Recent revelations about the exfiltration of the personal data of some 50 million Facebook users and the use of the data by Cambridge Analytica to influence the 2016 presidential election have dominated the news. While I did not anticipate the egregiousness of what may have actually been done, I did raise the question of privacy compromise in my February 20, 2017 BlogInfoSec column “Campaign Lessons Learned—Part 2: Big Data vs Polls.” As I wrote:
“The lingering cybersecurity issue that arises from the Big Data approach … is that of privacy. So much of the data that are available for increasingly accurate analysis are taken from us without our even being aware or giving consent.”
As an aside, I mentioned Cambridge Analytica, Facebook and Russia all in the same column … but didn’t quite connect the dots, except for the privacy issue. And the compromise appears to have gone well beyond mere privacy …
As reported, except for about a quarter of a million Facebook users who downloaded a “psychographic profiling” app that would provide “personality predictions,” the remaining 50 million or so users seemingly had not given their permission for their data to be provided to third parties.
I was an early supporter of big-data analytics’ predecessor, namely, data mining. In fact, I published an article, “Cashing in on Data Mining,” in the December 1996 issue of Wall Street & Technology. However, what I envisaged at the time was analyzing large amounts of anonymous data for marketing purposes.
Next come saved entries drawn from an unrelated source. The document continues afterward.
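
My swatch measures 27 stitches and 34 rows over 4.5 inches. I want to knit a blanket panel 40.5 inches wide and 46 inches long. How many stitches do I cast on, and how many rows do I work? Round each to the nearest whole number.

Stitch gauge = 27/4.5 = 6 sts/in; 40.5 × 6 = 243.00 → 243 sts.
Row gauge = 34/4.5 = 7.556 rows/in; 46 × 7.556 = 347.56 → 348 rows.

Cast on 243 stitches and work 348 rows.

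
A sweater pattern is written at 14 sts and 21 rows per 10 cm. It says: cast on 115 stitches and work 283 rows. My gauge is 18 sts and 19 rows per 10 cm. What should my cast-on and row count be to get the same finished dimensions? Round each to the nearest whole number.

Stitches: 115 × 18/14 = 147.86 → 148.
Rows: 283 × 19/21 = 256.05 → 256.

Cast on 148 stitches; work 256 rows.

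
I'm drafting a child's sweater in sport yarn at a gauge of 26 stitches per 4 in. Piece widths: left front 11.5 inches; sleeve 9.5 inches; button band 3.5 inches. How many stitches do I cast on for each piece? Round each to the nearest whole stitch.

Rate = 26/4 = 6.5 sts per in.
left front: 11.5 × 6.5 = 74.75 → 75.
sleeve: 9.5 × 6.5 = 61.75 → 62.
button band: 3.5 × 6.5 = 22.75 → 23.

left front 75; sleeve 62; button band 23.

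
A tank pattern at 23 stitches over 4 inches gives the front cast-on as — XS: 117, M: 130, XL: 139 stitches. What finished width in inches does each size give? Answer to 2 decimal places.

23/4 = 5.75 sts per in.
XS: 117 / 5.75 = 20.348 → 20.35 in.
M: 130 / 5.75 = 22.609 → 22.61 in.
XL: 139 / 5.75 = 24.174 → 24.17 in.

XS 20.35 inches; M 22.61 inches; XL 24.17 inches.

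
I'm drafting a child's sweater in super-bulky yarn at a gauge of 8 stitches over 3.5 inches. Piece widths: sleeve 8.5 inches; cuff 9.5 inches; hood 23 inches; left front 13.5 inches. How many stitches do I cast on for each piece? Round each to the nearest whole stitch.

sleeve 19; cuff 22; hood 53; left front 31.

Rate = 8/3.5 = 2.286 sts per in.
sleeve: 8.5 × 2.286 = 19.43 → 19.
cuff: 9.5 × 2.286 = 21.71 → 22.
hood: 23 × 2.286 = 52.57 → 53.
left front: 13.5 × 2.286 = 30.86 → 31.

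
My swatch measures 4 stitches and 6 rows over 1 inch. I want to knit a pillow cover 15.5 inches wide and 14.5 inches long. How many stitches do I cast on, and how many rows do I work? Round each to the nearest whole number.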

It is important to note that it was considered mandatory to only use data that could not be attributed to specific individuals. In fact, there were a number of papers about concerns of re-identification, especially in regard to health data. For example, if a disease were relatively rare and the data could be broken down by zip code, for example, then there might be so few examples within that zip code that they could be identified as individuals. This was a major concern at the time.
In a March 19, 2018 article in The Washington Post with the title “Everything you need to know about the Cambridge Analytica-Facebook debacle,” Philip Bump writes:
“Cambridge Analytica is a data firm that promises its customers insights into consumer or voter behavior.
On the commercial side, this means tools like ‘audience segmentation’ – breaking out advertising audiences into smaller groups – and then targeting advertisements to those groups on ‘multiple platforms.’
On the political side, it is much the same thing, with one tweak. While advertisers generally target consumers as groups, political campaigns need to target specific people – registered voters receptive to a potential message.” [emphasis added]
The red line between anonymous groups and identified individuals appears to have been crossed … big time!